Les photographies se sont aussi tout de suite révélées fondamentales pour une autre raison. Non seulement elles permettaient d’exprimer toute la richesse d’une réalité spatiale, mais aussi son atmosphère, qui est difficile à rendre autrement. A ce propos, dans le chapitre dédié aux langages non verbaux de son Trattato di semiotica generale (1975), Umberto Eco, en se référant à Ludwig Wittgenstein, conteste l’idée, répandue parmi les sémiologues, que le langage verbal serait un langage capable de tout signifier. Il réfute l’idée que chaque contenu exprimable par d’autres systèmes sémiotiques non verbaux puisse être traduit en langage verbal. Pour Eco, même s’il est vrai que la plupart des contenus non verbaux peuvent être exprimés par des paroles, de vastes parties d’entre eux ne sont pas traduisibles en langage verbal (1975, pp. 232-235).

Ce que les mots ne disent pas.

Les images permettaient aussi de saisir les écarts entre les discours employés par les interviewés et la réalité. Ces écarts sont dus en premier lieu aux difficultés de verbalisation.

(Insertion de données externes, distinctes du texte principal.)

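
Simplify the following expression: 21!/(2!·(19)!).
210

Working:
This is C(21,2) = 210.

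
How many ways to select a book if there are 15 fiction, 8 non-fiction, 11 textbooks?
By the addition principle: 15 + 8 + 11 = 34.
Final answer: 34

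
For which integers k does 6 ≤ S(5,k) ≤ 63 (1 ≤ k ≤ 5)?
2, 3, 4

Solution: S(5,1)=1; S(5,2)=15; S(5,3)=25; S(5,4)=10; S(5,5)=1. So valid k = 2, 3, 4.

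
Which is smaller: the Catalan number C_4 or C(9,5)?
C_4

Solution: C_4 = C(8,4)/(4+1) = 70/5 = 14; C(9,5) = 126.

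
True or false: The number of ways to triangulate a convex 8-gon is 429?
False

Working:
Triangulations of a convex 8-gon are counted by the Catalan number C_6: C_6 = C(12,6)/(6+1) = 924/7 = 132.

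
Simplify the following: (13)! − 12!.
(13)! − 12! = (13)·12! − 12! = (13−1)·12! = 12·12! = 5,748,019,200.

Answer: 5,748,019,200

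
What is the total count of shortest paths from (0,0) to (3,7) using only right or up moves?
120

Working:
Choose 3 rights from 10 moves: C(10,3) = 120.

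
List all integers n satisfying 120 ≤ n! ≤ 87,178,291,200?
5, 6, 7, 8, 9, 10, 11, 12, 13, 14

n! is strictly increasing; 5! = 120 and 14! = 87,178,291,200, so valid n = 5, 6, 7, 8, 9, 10, 11, 12, 13, 14.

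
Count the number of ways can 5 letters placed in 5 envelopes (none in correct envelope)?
Using D(n) = (n-1)[D(n-1) + D(n-2)]:
D(5) = (5-1) × [D(4) + D(3)]
      = 4 × [9 + 2]
      = 4 × 11
      = 44

Answer: 44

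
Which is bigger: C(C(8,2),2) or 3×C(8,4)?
C(C(8,2),2)

Reasoning: C(C(8,2),2)=378, 3×C(8,4)=210.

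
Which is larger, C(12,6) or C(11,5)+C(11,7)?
C(12,6)=924; C(11,5)+C(11,7)=462+330=792.
Final answer: C(12,6)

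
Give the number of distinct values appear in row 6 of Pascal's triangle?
4

Row 6 has entries C(6,0)..C(6,6); by symmetry C(6,k)=C(6,6-k), giving 4 distinct values.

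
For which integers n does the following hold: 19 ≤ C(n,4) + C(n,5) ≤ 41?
C(5,4)+C(5,5)=6; C(6,4)+C(6,5)=21; C(7,4)+C(7,5)=56. So valid n = 6.
Final answer: 6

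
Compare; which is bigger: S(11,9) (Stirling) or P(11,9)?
P(11,9)

S(11,9) = 9·S(10,9) + S(10,8) = 9·45 + 750 = 1,155; P(11,9) = 19,958,400.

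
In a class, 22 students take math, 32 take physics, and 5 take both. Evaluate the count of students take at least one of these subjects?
49

Working:
|A∪B| = |A|+|B|-|A∩B| = 22+32-5 = 49.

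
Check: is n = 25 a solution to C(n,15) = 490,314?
No

Solution: C(25,15) = 25·24·23·22·21·20·19·18·17·16·15·14·13·12·11/15! = 4,274,473,667,143,680,000/1,307,674,368,000 = 3,268,760, which does not equal 490,314.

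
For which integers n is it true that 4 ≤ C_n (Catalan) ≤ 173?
3, 4, 5, 6

C_2=2; C_3=5; C_4=14; C_5=42; C_6=132; C_7=429. So valid n = 3, 4, 5, 6.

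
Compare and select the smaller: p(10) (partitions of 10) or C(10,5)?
p(10)

Pentagonal recurrence p(n) = p(n−1) + p(n−2) − p(n−5) − p(n−7) + …: p(10) = p(9) + p(8) − p(5) − p(3) = 30 + 22 − 7 − 3 = 42; C(10,5) = 252.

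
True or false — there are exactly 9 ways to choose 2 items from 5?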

Comme on l’a pu constater, la décoration domestique fait partie de l’ordre du taken for granted, comme dirait Erving Goffman. « Cela va de soi », « j’ai toujours voulu faire comme ça » sont les réponses des interviewés dans le cadre d’une enquête qui sondait les goûts et les négociations des couples face à la décoration domestique (Eleb, 2004). Dans le cadre de notre étude, les interviewés nous ont dit : « L’appartement est un peu comme tu le vois », « c’est un peu comme ça, une chose qui te vient naturellement ». Les stratégies de décoration sont souvent inconscientes. Étant intériorisées, elles échappent au registre verbal et sont présentées, dans certains cas, comme le fruit de dispositions naturelles. Si, en effet, il y a une relation de circularité entre représentation discursive et représentation faite à travers l’ameublement, en utilisant les photographies, il est possible de saisir ce qui, dans la trame du discours, reste elliptique.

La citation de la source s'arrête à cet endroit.